Quantum Latin squares of order $6m$ with all possible cardinalities
Ying Zhang, Lijun Ji
TL;DR
The paper investigates the cardinality spectrum of quantum Latin squares of order $6m$, proving that for every $m\ge 2$ and every admissible cardinality $c\in [6m,36m^2]\setminus\{6m+1\}$ there exists a QLS$(6m)$ with cardinality $c$. The authors develop a constructive framework combining a fixed library of QLS$(6)$ with multiple cardinalities and a tensor-product-like block construction $W$ from row-quantum Latin rectangles to realize product cardinalities, then extend to $QLS$(6m) by tiling a classical Latin square of order $m$ with blocks $|a_{i,j}\rangle\otimes Y_{i,j}$ drawn from selected libraries.
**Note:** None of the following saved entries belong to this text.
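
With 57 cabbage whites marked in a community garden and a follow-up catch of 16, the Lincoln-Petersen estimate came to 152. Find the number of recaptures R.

From N = M·C/R: R = M·C / N = 57·16 / 152 = 912 / 152 = 6.

R = 6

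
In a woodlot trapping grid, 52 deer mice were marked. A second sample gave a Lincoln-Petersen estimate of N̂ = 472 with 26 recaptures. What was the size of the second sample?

From N = M·C/R: C = N·R / M = 472·26 / 52 = 12272 / 52 = 236.

C = 236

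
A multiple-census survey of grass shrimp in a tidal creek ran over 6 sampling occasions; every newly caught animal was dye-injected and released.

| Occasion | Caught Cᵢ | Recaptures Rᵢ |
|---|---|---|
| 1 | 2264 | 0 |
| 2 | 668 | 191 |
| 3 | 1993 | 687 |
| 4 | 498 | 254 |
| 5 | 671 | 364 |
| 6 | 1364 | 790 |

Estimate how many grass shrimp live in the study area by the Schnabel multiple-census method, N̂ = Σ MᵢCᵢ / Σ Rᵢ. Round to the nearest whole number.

N ≈ 7936

Marked at large before each occasion: Mᵢ = Σⱼ<ᵢ (Cⱼ − Rⱼ) → M1=0, M2=2264, M3=2741, M4=4047, M5=4291, M6=4598
Σ MᵢCᵢ = 0·2264 + 2264·668 + 2741·1993 + 4047·498 + 4291·671 + 4598·1364 = 0 + 1512352 + 5462813 + 2015406 + 2879261 + 6271672 = 18141504
Σ Rᵢ = 0 + 191 + 687 + 254 + 364 + 790 = 2286
N̂ = 18141504 / 2286 ≈ 7935.9 → 7936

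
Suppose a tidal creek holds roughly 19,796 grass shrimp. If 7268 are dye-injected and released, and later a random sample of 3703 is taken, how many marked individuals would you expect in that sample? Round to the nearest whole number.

The marked fraction of the population is 7268/19796, so in a sample of 3703 expect C·(M/N) marked.
E[R] = 7268 × 3703 / 19796 = 26913404 / 19796 ≈ 1359.5 → 1360

expected recaptures ≈ 1360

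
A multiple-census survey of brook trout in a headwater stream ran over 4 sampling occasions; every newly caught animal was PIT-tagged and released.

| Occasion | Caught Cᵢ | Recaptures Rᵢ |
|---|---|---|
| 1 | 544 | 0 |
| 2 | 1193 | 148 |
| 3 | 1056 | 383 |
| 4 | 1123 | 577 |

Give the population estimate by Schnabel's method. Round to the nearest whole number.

N ≈ 4393

Marked at large before each occasion: Mᵢ = Σⱼ<ᵢ (Cⱼ − Rⱼ) → M1=0, M2=544, M3=1589, M4=2262
Σ MᵢCᵢ = 0·544 + 544·1193 + 1589·1056 + 2262·1123 = 0 + 648992 + 1677984 + 2540226 = 4867202
Σ Rᵢ = 0 + 148 + 383 + 577 = 1108
N̂ = 4867202 / 1108 ≈ 4392.8 → 4393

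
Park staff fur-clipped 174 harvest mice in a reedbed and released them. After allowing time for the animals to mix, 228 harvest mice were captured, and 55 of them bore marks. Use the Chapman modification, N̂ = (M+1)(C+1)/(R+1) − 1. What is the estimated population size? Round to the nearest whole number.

N ≈ 715

N̂ = (174+1)(228+1)/(55+1) − 1 = 175·229/56 − 1
= 40075/56 − 1 ≈ 715.6 − 1 ≈ 714.6 → 715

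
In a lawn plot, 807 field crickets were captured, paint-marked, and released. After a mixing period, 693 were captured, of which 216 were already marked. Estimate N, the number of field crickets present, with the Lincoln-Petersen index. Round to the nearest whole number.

If marked individuals mix randomly, R/C ≈ M/N, giving N ≈ M·C/R.
N = (807 × 693) / 216 = 559251 / 216 ≈ 2589.1 → 2589

N ≈ 2589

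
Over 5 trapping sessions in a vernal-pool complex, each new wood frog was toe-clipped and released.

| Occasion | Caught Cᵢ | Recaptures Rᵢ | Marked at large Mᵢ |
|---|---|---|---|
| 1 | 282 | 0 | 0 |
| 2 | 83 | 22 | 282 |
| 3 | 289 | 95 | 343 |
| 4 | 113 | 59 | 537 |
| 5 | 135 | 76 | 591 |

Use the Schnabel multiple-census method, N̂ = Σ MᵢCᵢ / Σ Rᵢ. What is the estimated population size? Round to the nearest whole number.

N ≈ 1044

Σ MᵢCᵢ = 0·282 + 282·83 + 343·289 + 537·113 + 591·135 = 0 + 23406 + 99127 + 60681 + 79785 = 262999
Σ Rᵢ = 0 + 22 + 95 + 59 + 76 = 252
N̂ = 262999 / 252 ≈ 1043.6 → 1044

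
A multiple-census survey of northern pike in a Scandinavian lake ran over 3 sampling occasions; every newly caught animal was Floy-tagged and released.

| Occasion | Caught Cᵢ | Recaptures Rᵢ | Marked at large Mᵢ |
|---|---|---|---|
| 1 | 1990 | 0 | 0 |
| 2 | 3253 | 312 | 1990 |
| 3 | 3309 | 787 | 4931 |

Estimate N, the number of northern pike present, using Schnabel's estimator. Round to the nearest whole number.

Σ MᵢCᵢ = 0·1990 + 1990·3253 + 4931·3309 = 0 + 6473470 + 16316679 = 22790149
Σ Rᵢ = 0 + 312 + 787 = 1099
N̂ = 22790149 / 1099 ≈ 20737.2 → 20737

N ≈ 20,737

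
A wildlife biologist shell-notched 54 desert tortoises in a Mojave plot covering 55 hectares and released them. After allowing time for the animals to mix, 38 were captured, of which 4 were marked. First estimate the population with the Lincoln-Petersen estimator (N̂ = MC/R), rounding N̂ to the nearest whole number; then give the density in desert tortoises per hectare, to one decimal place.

density ≈ 9.3 desert tortoises per hectare

N̂ = 54·38/4 = 2052/4 = 513
Density = N̂ / area = 513 / 55 ≈ 9.33 → 9.3 per hectare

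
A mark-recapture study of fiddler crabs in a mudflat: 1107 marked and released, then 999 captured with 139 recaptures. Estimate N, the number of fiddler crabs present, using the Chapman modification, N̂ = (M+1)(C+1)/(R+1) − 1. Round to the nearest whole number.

N̂ = (1107+1)(999+1)/(139+1) − 1 = 1108·1000/140 − 1
= 1108000/140 − 1 ≈ 7914.3 − 1 ≈ 7913.3 → 7913

N ≈ 7913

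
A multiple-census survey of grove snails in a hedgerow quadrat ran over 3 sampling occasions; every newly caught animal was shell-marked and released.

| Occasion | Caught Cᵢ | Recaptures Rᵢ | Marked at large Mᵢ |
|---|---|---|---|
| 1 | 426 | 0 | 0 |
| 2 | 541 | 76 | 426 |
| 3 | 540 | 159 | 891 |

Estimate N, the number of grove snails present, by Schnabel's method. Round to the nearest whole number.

Σ MᵢCᵢ = 0·426 + 426·541 + 891·540 = 0 + 230466 + 481140 = 711606
Σ Rᵢ = 0 + 76 + 159 = 235
N̂ = 711606 / 235 ≈ 3028.1 → 3028

N ≈ 3028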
By carefully selecting libraries such as $H_0,H_1,\widetilde{W}_i,H_\ell,H_\ell'$, and leveraging infinite families of maximal-cardinality QLS$(6)$, the paper covers the entire target range except the single exception $6m+1$. This yields a broad, explicit catalog of QLS$(6m)$ with diverse cardinalities, offering constructive tools for quantum Sudoku and related quantum combinatorial designs.
Abstract
A quantum Latin square of order $n$ (denoted as QLS$(n)$) is an $n\times n$ array whose entries are unit column vectors from the $n$-dimensional Hilbert space $\mathcal{H}_n$, such that each row and column forms an orthonormal basis. Two unit vectors $|u\rangle, |v\rangle\in \mathcal{H}_n$ are regarded as identical if there exists a real number $θ$ such that $|u\rangle=e^{iθ}|v\rangle$; otherwise, they are considered distinct. The cardinality $c$ of a QLS$(n)$ is the number of distinct vectors in the array. In this note,we use sub-QLS$(6)$ to prove that for any integer $m\geq 2$ and any $c\in [6m,36m^2]\setminus \{6m+1\}$, there is a QLS$(6m)$ with cardinality $c$.